The Pittsburgh Internet page (http://pittsburgh.about.com/library/weekly/aa012501a.htm gives more details:

What in the Heck is Groundhog Day Anyway?
The Origins of Groundhog Day, Punxsutawney Phil, and Other Famous Groundhogs

A German tradition holds that if the sun comes out on Candlemas, the precursor to Groundhog Day, the hedgehog (or badger) will see its shadow and six more weeks of winter will follow.

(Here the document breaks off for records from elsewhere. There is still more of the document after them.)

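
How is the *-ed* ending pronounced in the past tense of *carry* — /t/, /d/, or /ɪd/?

The stem *carry* ends in a voiced sound other than /d/.
The -ed suffix is realized as /ɪd/ after /t, d/; as /t/ after other voiceless consonants; and as /d/ after other voiced sounds.
So -ed on *carry* is pronounced /d/.

/d/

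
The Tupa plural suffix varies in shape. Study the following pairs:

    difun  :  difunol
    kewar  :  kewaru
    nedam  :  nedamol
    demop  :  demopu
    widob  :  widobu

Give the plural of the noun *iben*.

ibenol

The pattern is nasality of the final consonant: -ol when the stem ends in a nasal (*difun*, *nedam*); -u when the stem ends in a non-nasal consonant (*kewar*, *demop*, *widob*).
*iben* — final consonant /n/ (a nasal) → -ol → *ibenol*.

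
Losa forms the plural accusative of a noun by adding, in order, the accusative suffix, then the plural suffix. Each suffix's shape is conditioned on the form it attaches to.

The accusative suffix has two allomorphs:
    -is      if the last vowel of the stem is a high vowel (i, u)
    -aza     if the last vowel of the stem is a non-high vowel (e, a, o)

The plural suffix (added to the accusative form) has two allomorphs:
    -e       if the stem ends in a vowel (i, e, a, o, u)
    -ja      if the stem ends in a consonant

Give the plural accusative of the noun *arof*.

*arof*: last vowel = /o/, a non-high vowel → -aza → *arofaza*.
The accusative form *arofaza* — final sound /a/ (a vowel) → -e → *arofazae*.

arofazae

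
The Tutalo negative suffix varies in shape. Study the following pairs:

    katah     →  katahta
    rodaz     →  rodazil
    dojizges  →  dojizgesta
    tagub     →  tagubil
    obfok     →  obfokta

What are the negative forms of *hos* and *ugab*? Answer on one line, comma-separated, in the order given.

The suffix is conditioned by the final consonant: -ta when the stem ends in a voiceless consonant (*katah*, *dojizges*, *obfok*); -il when the stem ends in a voiced consonant (*rodaz*, *tagub*).
*hos*: final consonant = /s/, voiceless → -ta → *hosta*.
*ugab*: final consonant = /b/, voiced → -il → *ugabil*.

hosta, ugabil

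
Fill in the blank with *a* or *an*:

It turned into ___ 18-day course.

an

The indefinite article is chosen by the initial *sound* of the following word, not its spelling.
The number *18* is spoken "eighteen", beginning with /ˌeɪˈtiːn/ — a vowel sound.
So the article is *an*: It turned into an 18-day course.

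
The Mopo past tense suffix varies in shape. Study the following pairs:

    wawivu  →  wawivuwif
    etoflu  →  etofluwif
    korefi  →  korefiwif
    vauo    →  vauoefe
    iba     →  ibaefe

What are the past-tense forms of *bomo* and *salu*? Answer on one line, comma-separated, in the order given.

The suffix is conditioned by the last vowel: -wif when the last vowel of the stem is a high vowel (*wawivu*, *etoflu*, *korefi*); -efe when the last vowel of the stem is a non-high vowel (*vauo*, *iba*).
Since the last vowel of *bomo* is /o/ (a non-high vowel), it takes -efe, giving *bomoefe*.
*salu* — last vowel /u/ (a high vowel) → -wif → *saluwif*.

bomoefe, saluwif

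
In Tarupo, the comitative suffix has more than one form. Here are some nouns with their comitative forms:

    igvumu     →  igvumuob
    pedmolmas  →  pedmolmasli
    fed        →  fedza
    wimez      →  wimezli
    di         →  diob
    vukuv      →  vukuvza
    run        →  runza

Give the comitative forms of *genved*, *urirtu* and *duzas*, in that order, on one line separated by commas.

genvedza, urirtuob, duzasli

The alternation tracks the final sound of the stem — -li when the stem ends in a sibilant (*pedmolmas*, *wimez*); -za when the stem ends in a non-sibilant consonant (*fed*, *vukuv*, *run*); -ob when the stem ends in a vowel (*igvumu*, *di*).
*genved* — final sound /d/ (a non-sibilant consonant) → -za → *genvedza*.
Since the final sound of *urirtu* is /u/ (a vowel), it takes -ob, giving *urirtuob*.
*duzas*: final sound = /s/, a sibilant → -li → *duzasli*.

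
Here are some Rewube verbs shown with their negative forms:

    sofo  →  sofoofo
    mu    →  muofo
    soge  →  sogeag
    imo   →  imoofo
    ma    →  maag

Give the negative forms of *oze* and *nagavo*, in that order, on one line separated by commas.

Looking at the last vowel of each stem: -ofo when the last vowel of the stem is a rounded vowel (*sofo*, *mu*, *imo*); -ag when the last vowel of the stem is an unrounded vowel (*soge*, *ma*).
*oze* — last vowel /e/ (an unrounded vowel) → -ag → *ozeag*.
Since the last vowel of *nagavo* is /o/ (a rounded vowel), it takes -ofo, giving *nagavoofo*.

ozeag, nagavoofo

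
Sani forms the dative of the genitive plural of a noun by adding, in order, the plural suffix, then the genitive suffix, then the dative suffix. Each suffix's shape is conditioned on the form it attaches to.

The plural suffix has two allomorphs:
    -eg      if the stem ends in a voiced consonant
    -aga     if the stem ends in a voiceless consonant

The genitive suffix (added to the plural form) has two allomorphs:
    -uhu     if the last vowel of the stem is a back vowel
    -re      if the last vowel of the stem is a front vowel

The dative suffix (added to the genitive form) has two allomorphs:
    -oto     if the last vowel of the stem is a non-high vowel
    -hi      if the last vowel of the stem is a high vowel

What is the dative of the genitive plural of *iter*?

iteregreoto

*iter* — final consonant /r/ (voiced) → -eg → *itereg*.
The last vowel of the plural form *itereg* is /e/, which is a front vowel, so the genitive suffix is -re, giving *iteregre*.
The last vowel of the genitive form *iteregre* is /e/, which is a non-high vowel, so the dative suffix is -oto, giving *iteregreoto*.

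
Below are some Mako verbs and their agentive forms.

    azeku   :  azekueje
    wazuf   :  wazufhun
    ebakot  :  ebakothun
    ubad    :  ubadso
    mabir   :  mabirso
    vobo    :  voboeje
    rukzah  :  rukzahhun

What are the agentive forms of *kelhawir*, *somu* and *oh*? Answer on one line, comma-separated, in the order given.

The alternation tracks the final sound of the stem — -hun when the stem ends in a voiceless consonant (*wazuf*, *ebakot*, *rukzah*); -so when the stem ends in a voiced consonant (*ubad*, *mabir*); -eje when the stem ends in a vowel (*azeku*, *vobo*).
*kelhawir*: final sound = /r/, a voiced consonant → -so → *kelhawirso*.
*somu*: final sound = /u/, a vowel → -eje → *somueje*.
Since the final sound of *oh* is /h/ (a voiceless consonant), it takes -hun, giving *ohhun*.

kelhawirso, somueje, ohhun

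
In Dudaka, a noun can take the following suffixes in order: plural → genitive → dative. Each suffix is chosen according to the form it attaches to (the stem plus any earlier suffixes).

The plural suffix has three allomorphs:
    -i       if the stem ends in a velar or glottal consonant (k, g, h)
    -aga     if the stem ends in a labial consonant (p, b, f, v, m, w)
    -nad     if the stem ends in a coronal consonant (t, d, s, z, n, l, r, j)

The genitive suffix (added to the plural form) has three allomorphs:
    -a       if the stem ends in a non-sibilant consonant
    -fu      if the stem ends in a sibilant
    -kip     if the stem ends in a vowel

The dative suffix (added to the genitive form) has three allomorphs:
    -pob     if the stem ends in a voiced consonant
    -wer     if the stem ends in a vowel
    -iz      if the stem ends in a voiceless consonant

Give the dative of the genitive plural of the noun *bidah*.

Since the final consonant of *bidah* is /h/ (velar/glottal), it takes -i, giving *bidahi*.
Since the final sound of the plural form *bidahi* is /i/ (a vowel), it takes -kip, giving *bidahikip*.
The genitive form *bidahikip*: final sound = /p/, a voiceless consonant → -iz → *bidahikipiz*.

bidahikipiz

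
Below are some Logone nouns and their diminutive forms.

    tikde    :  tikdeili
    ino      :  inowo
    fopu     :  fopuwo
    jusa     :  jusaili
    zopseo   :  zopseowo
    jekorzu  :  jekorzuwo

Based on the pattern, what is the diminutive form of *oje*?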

When German settlers came to Pennsylvania they continued this tradition, using groundhogs instead of hedgehogs to predict the weather.

For as the sun shines on Candlemas Day,
So far will the snow swirl until May.
For as the snow blows on Candlemas Day,
So far will the sun shine before May.
The first official Groundhog Day was celebrated on February 2, 1886 in Punxsutawney, Pennsylvania with a proclamation in The Punxsutawney Spirit by the newspaper's editor, Clymer Freas: "Today is groundhog day and up to the time of going to press the beast has not seen its shadow." The legendary first Groundhog Day trip to Gobbler's Knob was made the following year by a group of spirited groundhog hunters who dubbed themselves "The Punxsutawney Groundhog Club." Clymer, a member of the club, used his editorial clout to proclaim that Phil, the Punxsutawney Groundhog, was the one and only official weather prognosticating groundhog.

Phil's fame began to spread and newspapers from around the world began to report his predictions. Growing legions of fans started making the trek to Punxsutawney every February 2, and with the release of the 1993 movie Groundhog Day, starring Bill Murray, the crowds began to number in the tens of thousands. Phil's yearly Groundhog Day predictions are actually even entered into the Congressional Record!